Foundations of Success: Unglamorous Work That Changes Everything

You See the Outcome. You Don’t See the Work.

When people come to me with frustrations about their career or life, it often sounds like a complaint about someone else. “Why did she get promoted and not me?” “How does he afford that house?” “They just got lucky.”

But underneath that complaint is usually a comparison—a “why not me?” wrapped in judgment or jealousy. And here’s the truth I’ve learned through years of coaching and my own hard seasons: what you’re seeing isn’t the whole story.

You see the promotion. You don’t see the years of early mornings practicing presentations, building relationships, and volunteering for the projects no one else wanted.

You see the dream house. You don’t see the three years of ramen dinners, shared apartments, and saying no to every dinner invitation to save for a down payment.

You see someone who looks like they’re “winning.” But you don’t see their unglamorous groundwork—or, honestly, whether they’re even as happy as they seem.

And here’s the kicker: sometimes the success you’re envious of wouldn’t even fit you. Because you haven’t done the core work to understand your own values, desires, and what success actually means to you.


Or Maybe You Conveniently Forget

I get it. I’ve been on both sides.

Years ago, I had what looked like a decent job—working in a call center. But I’d just had surgery, and the after-effects were brutal. I had to take intermittent FMLA, which meant unpaid leave. I was “working” 40 hours a week but only getting paid for 28–30.

My apartment was $270 a month—and falling apart. Roaches. Broken fixtures. But even that was hard to afford. My car payment, my bills, groceries… I was eating ramen and those 5-for-$5 noodle dishes because I had to be responsible and pay what I could.

I didn’t know if it was going to get better. But I had to try. I had to be willing.

I had the awareness that things weren’t good. I had the accountability to admit that the only person who was going to help me… was me.

I confided in a friend. She shared how she dealt with her debt, and I set on a path to make it work. I was depressed at times. But the more I worked to try to fix it, the easier it slowly got—and I started to feel happier because I could see a path.

Then I started setting intentional goals. And eventually, those small steps became bigger steps. Each difficult thing I faced taught me more about who I was.

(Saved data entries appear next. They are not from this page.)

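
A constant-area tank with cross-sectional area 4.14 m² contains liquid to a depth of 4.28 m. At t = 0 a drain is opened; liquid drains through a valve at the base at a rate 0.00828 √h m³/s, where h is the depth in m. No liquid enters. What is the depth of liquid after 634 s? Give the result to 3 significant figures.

2.06 m

With no inflow, A dh/dt = −0.00828 √h.
This is separable: 2 d(√h)/dt = −0.00828/A, so √h = √h₀ − (0.00828/(2A)) t.
√h = √4.28 − 0.00828·634/(2·4.14) = 2.0688 − 0.63400 = 1.4348.
h = 1.4348² = 2.0587 m.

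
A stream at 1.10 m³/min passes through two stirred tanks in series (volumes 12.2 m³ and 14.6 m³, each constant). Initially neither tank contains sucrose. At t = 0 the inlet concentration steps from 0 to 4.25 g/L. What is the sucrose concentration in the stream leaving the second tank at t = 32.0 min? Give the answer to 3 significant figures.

3.14 g/L

Time constants: τᵢ = Vᵢ/Q for each well-mixed tank.
τ₁ = 12.2/1.10 = 11.091 min; τ₂ = 14.6/1.10 = 13.273 min.
Tank 1: C₁ = C_in(1 − e^(−t/τ₁)). Tank 2 (τ₁ ≠ τ₂): C₂ = C_in[1 − (τ₁ e^(−t/τ₁) − τ₂ e^(−t/τ₂))/(τ₁ − τ₂)].
At t = 32.0: e^(−t/τ₁) = 0.055841, e^(−t/τ₂) = 0.089729.
C₂ = 4.25·[1 − (11.091·0.055841 − 13.273·0.089729)/(-2.1818)] = 4.25·0.73801 = 3.1365 g/L.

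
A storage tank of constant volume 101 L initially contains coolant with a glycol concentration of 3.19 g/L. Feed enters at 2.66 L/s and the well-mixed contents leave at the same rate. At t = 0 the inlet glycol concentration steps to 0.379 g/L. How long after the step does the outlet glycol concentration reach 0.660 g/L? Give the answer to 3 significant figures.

87.4 s

Species balance on the tank: V dC/dt = Q(C_in − C), so τ = V/Q = 37.970 s.
C(t) = C_in + (C₀ − C_in) e^(−t/τ). Set C = 0.660 and solve for t:
e^(−t/τ) = (C − C_in)/(C₀ − C_in) = (0.660 − 0.379)/(3.19 − 0.379) = 0.099964
t = −τ ln(…) = 37.970 × 2.3029 = 87.442 s.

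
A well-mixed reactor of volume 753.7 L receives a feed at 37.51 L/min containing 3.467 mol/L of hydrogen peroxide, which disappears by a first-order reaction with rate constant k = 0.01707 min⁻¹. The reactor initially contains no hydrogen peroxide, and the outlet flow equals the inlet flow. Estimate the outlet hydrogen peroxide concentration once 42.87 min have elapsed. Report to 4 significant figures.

V dC/dt = Q(C_in − C) − k V C.
dC/dt = (Q/V) C_in − (Q/V + k) C; effective rate a = Q/V + k = 0.0497678 + 0.01707 = 0.0668378 min⁻¹.
C_ss = Q C_in/(Q + kV) = 2.58155 mol/L; C(t) = C_ss + (C₀ − C_ss) e^(−a t).
C(42.87) = 2.58155 + (-2.58155)·e^(−0.0668378·42.87) = 2.58155 + (-2.58155)·0.0569639 = 2.43449 mol/L.

2.434 mol/L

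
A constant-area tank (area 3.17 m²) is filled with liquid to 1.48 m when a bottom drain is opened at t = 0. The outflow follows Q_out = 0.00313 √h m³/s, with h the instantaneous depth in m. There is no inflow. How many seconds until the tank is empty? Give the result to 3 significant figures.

2460 s

With no inflow, A dh/dt = −0.00313 √h.
∫ h^(−1/2) dh = −(0.00313/A) ∫ dt, giving 2√h = 2√h₀ − (0.00313/A) t.
Set h = 0: 2√h₀ = (0.00313/A) t_empty ⇒ t_empty = 2A√h₀/0.00313.
t_empty = 2·3.17·√1.48/0.00313 = 6.3400·1.2166/0.00313 = 2464.2 s.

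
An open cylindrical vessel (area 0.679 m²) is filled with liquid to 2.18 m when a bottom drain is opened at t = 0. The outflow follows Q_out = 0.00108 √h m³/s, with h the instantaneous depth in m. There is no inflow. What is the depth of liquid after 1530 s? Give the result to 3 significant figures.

0.0674 m

A dh/dt = −Q_out = −0.00108 √h.
This is separable: 2 d(√h)/dt = −0.00108/A, so √h = √h₀ − (0.00108/(2A)) t.
√h = √2.18 − 0.00108·1530/(2·0.679) = 1.4765 − 1.2168 = 0.25969.
h = 0.25969² = 0.067440 m.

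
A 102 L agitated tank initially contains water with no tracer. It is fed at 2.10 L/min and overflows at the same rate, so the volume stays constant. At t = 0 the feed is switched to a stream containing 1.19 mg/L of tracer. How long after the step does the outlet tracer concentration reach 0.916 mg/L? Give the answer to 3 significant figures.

71.3 min

Accumulation = in − out for the solute gives V dC/dt = Q(C_in − C), so τ = V/Q = 48.571 min.
C(t) = C_in + (C₀ − C_in) e^(−t/τ). Set C = 0.916 and solve for t:
e^(−t/τ) = (C − C_in)/(C₀ − C_in) = (0.916 − 1.19)/(0 − 1.19) = 0.23025
t = −τ ln(…) = 48.571 × 1.4686 = 71.331 min.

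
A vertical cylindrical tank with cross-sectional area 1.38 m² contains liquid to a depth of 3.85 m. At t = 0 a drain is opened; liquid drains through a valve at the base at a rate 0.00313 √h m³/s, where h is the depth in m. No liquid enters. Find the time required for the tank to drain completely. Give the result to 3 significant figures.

1730 s

Unsteady balance on liquid volume: A dh/dt = −0.00313 √h.
Separate and integrate: 2(√h − √h₀) = −(0.00313/A) t.
Set h = 0: 2√h₀ = (0.00313/A) t_empty ⇒ t_empty = 2A√h₀/0.00313.
t_empty = 2·1.38·√3.85/0.00313 = 2.7600·1.9621/0.00313 = 1730.2 s.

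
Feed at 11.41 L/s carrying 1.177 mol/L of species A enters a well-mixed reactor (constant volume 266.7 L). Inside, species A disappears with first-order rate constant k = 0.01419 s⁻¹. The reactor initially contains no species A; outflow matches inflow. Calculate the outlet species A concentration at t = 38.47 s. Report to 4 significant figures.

0.7851 mol/L

V dC/dt = Q(C_in − C) − k V C.
This is linear with rate a = Q/V + k = 0.0569722 s⁻¹.
C_ss = Q C_in/(Q + kV) = 0.883846 mol/L; C(t) = C_ss + (C₀ − C_ss) e^(−a t).
C(38.47) = 0.883846 + (-0.883846)·e^(−0.0569722·38.47) = 0.883846 + (-0.883846)·0.111725 = 0.785098 mol/L.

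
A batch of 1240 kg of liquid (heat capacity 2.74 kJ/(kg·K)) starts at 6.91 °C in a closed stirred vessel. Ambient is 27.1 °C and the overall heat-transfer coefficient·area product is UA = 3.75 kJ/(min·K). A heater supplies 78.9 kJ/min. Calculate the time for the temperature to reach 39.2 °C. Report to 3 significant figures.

M c_p dT/dt = −UA(T − T_amb) + Q̇.
τ = M c_p/UA = 906.03 min; T_ss = T_amb + Q̇/UA = 27.1 + 78.9/3.75 = 48.140 °C.
T(t) = T_ss + (T₀ − T_ss)e^(−t/τ); set T = 39.2:
t = −τ ln[(T − T_ss)/(T₀ − T_ss)] = −906.03 · ln(0.21683) = 1385.0 min.

1380 min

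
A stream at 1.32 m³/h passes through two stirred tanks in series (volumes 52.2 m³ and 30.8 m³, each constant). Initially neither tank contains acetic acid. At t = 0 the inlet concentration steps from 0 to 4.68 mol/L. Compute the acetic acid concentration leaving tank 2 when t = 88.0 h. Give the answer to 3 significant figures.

Species balance on tank i: dCᵢ/dt = (Cᵢ₋₁ − Cᵢ)/τᵢ with τᵢ = Vᵢ/Q.
τ₁ = 52.2/1.32 = 39.545 h; τ₂ = 30.8/1.32 = 23.333 h.
Tank 1: C₁ = C_in(1 − e^(−t/τ₁)). Tank 2 (τ₁ ≠ τ₂): C₂ = C_in[1 − (τ₁ e^(−t/τ₁) − τ₂ e^(−t/τ₂))/(τ₁ − τ₂)].
At t = 88.0: e^(−t/τ₁) = 0.10804, e^(−t/τ₂) = 0.023019.
C₂ = 4.68·[1 − (39.545·0.10804 − 23.333·0.023019)/(16.212)] = 4.68·0.76960 = 3.6017 mol/L.

3.60 mol/L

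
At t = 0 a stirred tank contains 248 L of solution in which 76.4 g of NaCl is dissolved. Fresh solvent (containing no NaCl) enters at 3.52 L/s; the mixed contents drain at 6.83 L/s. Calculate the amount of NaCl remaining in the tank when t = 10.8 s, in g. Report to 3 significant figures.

Let m(t) be the amount of NaCl. Volume: V(t) = V₀ + (Q_in − Q_out) t = 248 − 3.3100 t; V(10.8) = 212.25 L.
Species balance (pure solvent in): dm/dt = −Q_out · m/V(t).
Separate: dm/m = −Q_out dt/V(t) ⇒ ln(m/m₀) = −(Q_out/(Q_in−Q_out)) ln(V/V₀).
m = m₀ (V₀/V)^(Q_out/(Q_in−Q_out)) = 76.4 × (248/212.25)^(-2.0634) = 55.412 g.

55.4 g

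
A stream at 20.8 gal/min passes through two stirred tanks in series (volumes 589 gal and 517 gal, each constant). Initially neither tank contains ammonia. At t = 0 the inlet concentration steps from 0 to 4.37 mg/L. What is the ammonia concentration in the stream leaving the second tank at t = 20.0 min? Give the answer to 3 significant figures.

0.763 mg/L

Time constants: τᵢ = Vᵢ/Q for each well-mixed tank.
τ₁ = 589/20.8 = 28.317 min; τ₂ = 517/20.8 = 24.856 min.
Tank 1: C₁ = C_in(1 − e^(−t/τ₁)). Tank 2 (τ₁ ≠ τ₂): C₂ = C_in[1 − (τ₁ e^(−t/τ₁) − τ₂ e^(−t/τ₂))/(τ₁ − τ₂)].
At t = 20.0: e^(−t/τ₁) = 0.49348, e^(−t/τ₂) = 0.44725.
C₂ = 4.37·[1 − (28.317·0.49348 − 24.856·0.44725)/(3.4615)] = 4.37·0.17458 = 0.76293 mg/L.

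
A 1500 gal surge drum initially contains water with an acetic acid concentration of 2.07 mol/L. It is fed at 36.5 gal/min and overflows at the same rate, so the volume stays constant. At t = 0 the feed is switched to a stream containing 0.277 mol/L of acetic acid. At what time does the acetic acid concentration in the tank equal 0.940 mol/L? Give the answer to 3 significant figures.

Accumulation = in − out for the solute gives V dC/dt = Q(C_in − C), so τ = V/Q = 41.096 min.
C(t) = C_in + (C₀ − C_in) e^(−t/τ). Set C = 0.940 and solve for t:
e^(−t/τ) = (C − C_in)/(C₀ − C_in) = (0.940 − 0.277)/(2.07 − 0.277) = 0.36977
t = −τ ln(…) = 41.096 × 0.99487 = 40.885 min.

40.9 min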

But that also meant I wasn’t going out for dinners. I wasn’t drinking Starbucks. I wasn’t getting the latest phone or clothes. I had to sacrifice in the moment to build a solid foundation for the future—because all it would take is one thing to put me back where I was. And in this world, that could happen at any moment.


Why This Series? Why Now?

Lately, I’ve heard more people complaining about “these days”—where’s the humanity? Where’s the human component?

I see people at work with zero awareness of how their words or actions impact others. I see folks who feel they’re deserving of money or promotion but aren’t putting in the effort that would earn it. I see hard workers and people trying to do the right thing burned out by toxic cultures that reward the wrong behaviors. Then others, putting themselves behind before they start by trying to choose the want, not the need.

People are exhausted.

And honestly? We’re only as good as the effort we put in.

If I can help or educate even one person to shift from resentment to readiness, from judgment to self-work, then this series is worth it.


The 6 Building Blocks That Change Everything

Over the next several posts, we’re going to unpack the six foundational building blocks that separate wishing from winning. These aren’t hacks. They’re not sexy. But they work—if you’re willing to do the unglamorous work behind the scenes. Olympians don’t just show up and win gold. They practice: intentionally, and alot.

Here’s what’s coming:

1. Awareness – Seeing What’s Really There

You can’t build a foundation on ground you haven’t surveyed. Self-awareness is the bedrock beneath everything else.

2. Willingness – The Superpower of Readiness

The quality of being prepared to do something—even when it’s hard, uncertain, or uncomfortable. Willingness unlocks everything.

3. Values – Your True Compass

Knowing what matters to you makes decisions easier and keeps you aligned when life gets messy.

4. Intention – Choosing On Purpose

Daily micro-choices that align with your macro goals. It’s how you show up, not just that you show up.

5. Accountability – Owning Your Part

Taking responsibility for what you can control and letting go of what you can’t. Above the line, always.

6. Consistency – The Compound Effect of Small Reps

Your reputation is your pattern, not your peak. Small, repeated actions build trust, skill, and momentum.


This Isn’t About Perfection

This series isn’t about being perfect. It’s about being honest. It’s about doing the unglamorous work that no one sees—so you can build a version of success that actually fits you.

Because here’s the truth: success isn’t luck. It’s a long game built on invisible groundwork.

And if you’re willing to do that work? Everything changes.